L1, L2, and L3 (the ones in line with the primary and secondary bodies) are dynamically unstable. It's not like you can park there. L4 and L5 points are much better because they are dynamically stable points, however nobody talks of placing a fuel depot there.

Actually, assuming you're talking about a hydrogen/oxygen fuel depot, you'll have a few pounds of propellant boil-off every day (out of several tons total). You can redirect the boil-off for station-keeping, and it pretty much meets the requirements for station-keeping at L2. There's more details in this ULA publication on depot architectures:

http://www.ulalaunch.com/site/docs/publications/AffordableExplorationArchitecture2009.pdf

Actually, not only is it not politically sexy, but it's outright politically dangerous. Having fuel depots allows you to use existing rockets for exploration beyond low-Earth orbit, alleviating the need to develop heavy-lift rockets. A number of politically-powerful congressional districts (and congressmen) are heavily banked on NASA building a heavy-lift rocket from Shuttle-legacy components, while that isn't the case for fuel depots. I predict it won't be long before this particular effort is squashed by Congress, perhaps even outright banning it like they did with the TransHab inflatable modules.

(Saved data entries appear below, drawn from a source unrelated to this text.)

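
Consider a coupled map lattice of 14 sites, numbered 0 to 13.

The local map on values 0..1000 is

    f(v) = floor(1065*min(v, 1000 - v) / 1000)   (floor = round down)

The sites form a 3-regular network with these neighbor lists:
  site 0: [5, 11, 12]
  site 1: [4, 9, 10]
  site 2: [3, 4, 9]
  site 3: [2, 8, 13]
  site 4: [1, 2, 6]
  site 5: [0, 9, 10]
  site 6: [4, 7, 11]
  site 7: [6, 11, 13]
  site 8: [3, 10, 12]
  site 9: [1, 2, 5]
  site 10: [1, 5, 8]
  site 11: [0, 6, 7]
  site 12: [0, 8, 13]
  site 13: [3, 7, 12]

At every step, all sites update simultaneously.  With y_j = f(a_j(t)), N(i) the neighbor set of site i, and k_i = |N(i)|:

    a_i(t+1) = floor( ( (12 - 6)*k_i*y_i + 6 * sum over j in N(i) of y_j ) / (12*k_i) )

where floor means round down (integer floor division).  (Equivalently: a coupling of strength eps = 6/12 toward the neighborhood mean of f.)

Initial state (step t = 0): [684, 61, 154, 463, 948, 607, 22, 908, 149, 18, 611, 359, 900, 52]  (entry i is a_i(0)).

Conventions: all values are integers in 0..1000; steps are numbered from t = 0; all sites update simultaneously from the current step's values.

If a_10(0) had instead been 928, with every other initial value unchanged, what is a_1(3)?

Simulating step by step:
t=0: [684, 61, 154, 463, 948, 607, 22, 908, 149, 18, 928, 359, 900, 52]
t=1: [319, 57, 176, 309, 69, 280, 100, 125, 191, 117, 144, 267, 144, 143]
t=2: [292, 88, 181, 254, 95, 251, 134, 156, 207, 152, 170, 238, 192, 178]
t=3: [275, 120, 184, 235, 121, 242, 157, 180, 219, 172, 187, 229, 221, 201]

Answer: a_1(3) = 120
Key observation: This trace re-runs the system from the modified initial state.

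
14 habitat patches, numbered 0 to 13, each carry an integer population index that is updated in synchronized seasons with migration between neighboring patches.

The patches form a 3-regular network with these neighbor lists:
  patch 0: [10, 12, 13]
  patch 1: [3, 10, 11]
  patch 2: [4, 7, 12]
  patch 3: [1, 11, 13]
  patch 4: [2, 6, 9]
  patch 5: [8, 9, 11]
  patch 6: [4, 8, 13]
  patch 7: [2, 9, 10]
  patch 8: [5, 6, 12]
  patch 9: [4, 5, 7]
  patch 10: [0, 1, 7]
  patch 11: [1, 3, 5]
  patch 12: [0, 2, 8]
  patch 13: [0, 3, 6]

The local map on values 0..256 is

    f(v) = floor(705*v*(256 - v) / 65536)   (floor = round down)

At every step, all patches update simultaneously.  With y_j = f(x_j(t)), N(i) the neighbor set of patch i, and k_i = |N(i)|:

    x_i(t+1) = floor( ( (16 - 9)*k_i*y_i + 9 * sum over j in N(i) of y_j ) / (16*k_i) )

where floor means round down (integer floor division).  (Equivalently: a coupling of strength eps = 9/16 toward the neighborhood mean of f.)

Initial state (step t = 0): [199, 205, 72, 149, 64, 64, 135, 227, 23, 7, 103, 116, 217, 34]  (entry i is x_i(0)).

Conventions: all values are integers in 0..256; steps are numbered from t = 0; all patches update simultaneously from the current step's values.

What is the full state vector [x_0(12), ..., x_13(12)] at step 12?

Answer: [163, 163, 163, 163, 163, 163, 163, 163, 163, 163, 163, 163, 163, 163]

Derivation:
t=0: [199, 205, 72, 149, 64, 64, 135, 227, 23, 7, 103, 116, 217, 34]
t=1: [117, 145, 117, 143, 120, 104, 127, 92, 99, 70, 130, 153, 100, 123]
t=2: [173, 172, 170, 172, 168, 163, 173, 162, 169, 156, 172, 170, 169, 174]
t=3: [154, 155, 158, 155, 159, 161, 155, 161, 158, 164, 156, 157, 157, 153]
t=4: [167, 167, 165, 168, 165, 164, 167, 164, 166, 163, 166, 166, 166, 168]
t=5: [159, 159, 161, 159, 161, 161, 159, 161, 160, 162, 160, 160, 160, 159]
t=6: [165, 165, 164, 165, 164, 164, 164, 164, 164, 163, 164, 164, 164, 165]
t=7: [161, 161, 162, 161, 162, 162, 161, 162, 162, 162, 161, 161, 161, 161]
t=8: [164, 164, 163, 164, 163, 163, 163, 163, 163, 163, 163, 163, 163, 164]
t=9: [162, 162, 163, 162, 163, 163, 162, 163, 163, 163, 162, 162, 162, 162]
t=10: [163, 163, 163, 163, 163, 163, 163, 163, 163, 163, 163, 163, 163, 163]
t=11: [163, 163, 163, 163, 163, 163, 163, 163, 163, 163, 163, 163, 163, 163]
t=12: [163, 163, 163, 163, 163, 163, 163, 163, 163, 163, 163, 163, 163, 163]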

Huge not done. Mars doesn't have enough atmosphere for the chutes, they'd impact more than land. At the same time it's got enough atmosphere to make thrusters very difficult.

Keep in mind though that SpaceX is already planning a thruster-only (no parachutes) system for returning from Earth orbit. I wonder if SpaceX is plotting something along the lines of supersonic retropropulsion for the descent to Mars.

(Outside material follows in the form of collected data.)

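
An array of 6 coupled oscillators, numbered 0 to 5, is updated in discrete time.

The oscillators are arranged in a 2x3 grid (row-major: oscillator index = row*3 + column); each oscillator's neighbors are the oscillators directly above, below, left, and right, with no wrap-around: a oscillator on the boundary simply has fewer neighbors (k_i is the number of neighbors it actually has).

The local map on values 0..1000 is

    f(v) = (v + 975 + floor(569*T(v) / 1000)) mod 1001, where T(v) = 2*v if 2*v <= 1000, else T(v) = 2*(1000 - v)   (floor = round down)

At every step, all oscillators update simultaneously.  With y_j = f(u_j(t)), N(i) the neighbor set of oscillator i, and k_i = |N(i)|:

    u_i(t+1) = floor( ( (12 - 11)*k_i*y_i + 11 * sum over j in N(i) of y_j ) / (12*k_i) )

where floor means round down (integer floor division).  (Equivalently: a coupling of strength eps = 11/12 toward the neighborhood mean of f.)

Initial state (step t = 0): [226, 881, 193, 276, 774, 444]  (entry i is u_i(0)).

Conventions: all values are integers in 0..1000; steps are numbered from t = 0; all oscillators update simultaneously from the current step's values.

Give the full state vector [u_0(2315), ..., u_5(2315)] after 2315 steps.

Simulating step by step:
t=0: [226, 881, 193, 276, 774, 444]
t=1: [750, 341, 908, 258, 757, 255]
t=2: [563, 363, 642, 49, 534, 497]
t=3: [382, 90, 361, 38, 266, 29]
t=4: [167, 648, 154, 615, 123, 592]
t=5: [49, 267, 48, 262, 42, 249]
t=6: [500, 111, 487, 109, 489, 105]
t=7: [195, 40, 188, 44, 189, 31]
t=8: [90, 354, 76, 357, 82, 348]
t=9: [686, 198, 675, 205, 680, 190]
t=10: [372, 48, 357, 49, 364, 47]
t=11: [134, 696, 130, 703, 132, 688]
t=12: [34, 235, 34, 237, 34, 233]
t=13: [442, 81, 438, 82, 440, 81]
t=14: [212, 850, 210, 852, 211, 848]
t=15: [946, 472, 946, 473, 946, 471]
t=16: [983, 981, 981, 981, 982, 980]
t=17: [976, 976, 976, 976, 976, 976]
t=18: [977, 977, 977, 977, 977, 977]
t=19: [977, 977, 977, 977, 977, 977]

Answer: [977, 977, 977, 977, 977, 977]
Key observation: The state at step 18, [977, 977, 977, 977, 977, 977], reappears at step 19: the system is in a cycle of period 1 from step 18 on.  Therefore the state at step 2315 equals the state at step 18 + ((2315 - 18) mod 1) = 18, which is [977, 977, 977, 977, 977, 977].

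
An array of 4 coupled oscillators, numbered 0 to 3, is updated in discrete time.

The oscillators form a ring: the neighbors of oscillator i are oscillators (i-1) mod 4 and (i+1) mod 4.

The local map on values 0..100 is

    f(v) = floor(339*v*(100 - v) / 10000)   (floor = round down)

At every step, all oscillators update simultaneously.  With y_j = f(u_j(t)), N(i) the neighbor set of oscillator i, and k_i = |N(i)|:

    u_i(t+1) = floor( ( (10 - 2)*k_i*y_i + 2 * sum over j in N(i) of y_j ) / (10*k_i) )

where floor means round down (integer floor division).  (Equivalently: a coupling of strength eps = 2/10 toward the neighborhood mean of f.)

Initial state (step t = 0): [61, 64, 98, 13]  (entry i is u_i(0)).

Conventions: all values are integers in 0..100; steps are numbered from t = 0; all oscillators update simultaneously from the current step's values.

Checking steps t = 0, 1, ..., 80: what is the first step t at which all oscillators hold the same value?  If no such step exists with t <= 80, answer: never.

Answer: 9
Key observation: Synchronization is absorbing here: once all oscillators are equal they stay equal, and step 9 is the first all-equal step.

Derivation:
t=0: [61, 64, 98, 13]  (not all equal)
t=1: [75, 71, 16, 39]  (not all equal)
t=2: [65, 66, 50, 74]  (not all equal)
t=3: [75, 76, 81, 68]  (not all equal)
t=4: [63, 60, 55, 69]  (not all equal)
t=5: [78, 81, 81, 73]  (not all equal)
t=6: [58, 52, 53, 63]  (not all equal)
t=7: [81, 83, 83, 79]  (not all equal)
t=8: [51, 47, 47, 54]  (not all equal)
t=9: [84, 84, 84, 84]  (all equal)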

That's what gives me pause... My gut reaction is to think this is too big of a job for one company, but Musk seems genuinely intent on this goal, and seems to be marking all the early steps toward that goal. (Heavy lift? Check. Man-rated? Check...) Even so, that's just a start. They're going to have to step up their current development trend by an order of magnitude, at least, in order to reach Mars, and that's a tall order for such a short timespan.

Actually, just as a thought experiment, here's my guess at Elon Musk's to-do list for the next 10-20 years before he'll be able to start sending people (including himself) and supplies on one-way trips to Mars:

• rocket capable of launching crew to orbit: done, already launched 2 Falcon 9 rockets
• landing capsule: Done, with their Dragon capsule sent into orbit and brought back for water landing last year. The heat shield and parachute system are apparently have much more capability than needed for mere return from Earth orbit, although not known yet how they'd deal with Mars.
• heavier cargo-launching rocket: Falcon Heavy currently under development with first launch in 2013
• in-space docking/assembly: SpaceX will be gaining experiencing in some parts of this with Dragon and ISS, but will need more
• in-space restartable propulsion stage: Raptor hydrogen/oxygen stage under development
• propulsive landing system: under development, many shared elements with the launch abort system currently scheduled for testing in the next couple of years
• in-space habitat: Could use a Bigelow habitat. Could also potentially bring the center stage of a Falcon Heavy all the way to orbit and convert it into a habitat. For periods of high radiation, can shelter in water-shielded area.
• surface habitat: It seems like adapting one of Bigelow's lunar surface designs would be the best option here.

What am I missing?

In TFA, he doesn't mention a return trip. Is that intentional? A one way trip to mars makes a lot of sense.

Musk has stated on a number of occasions that he plans to retire on Mars, so he expects to make a one-way trip himself. Elon Musk is 39 years old now, so in about 20 years he'll be looking to retire. He'll probably have time to groom a younger successor by then to head the company, and I wouldn't be surprised to see him on the very first one-way Mars colonization trip himself.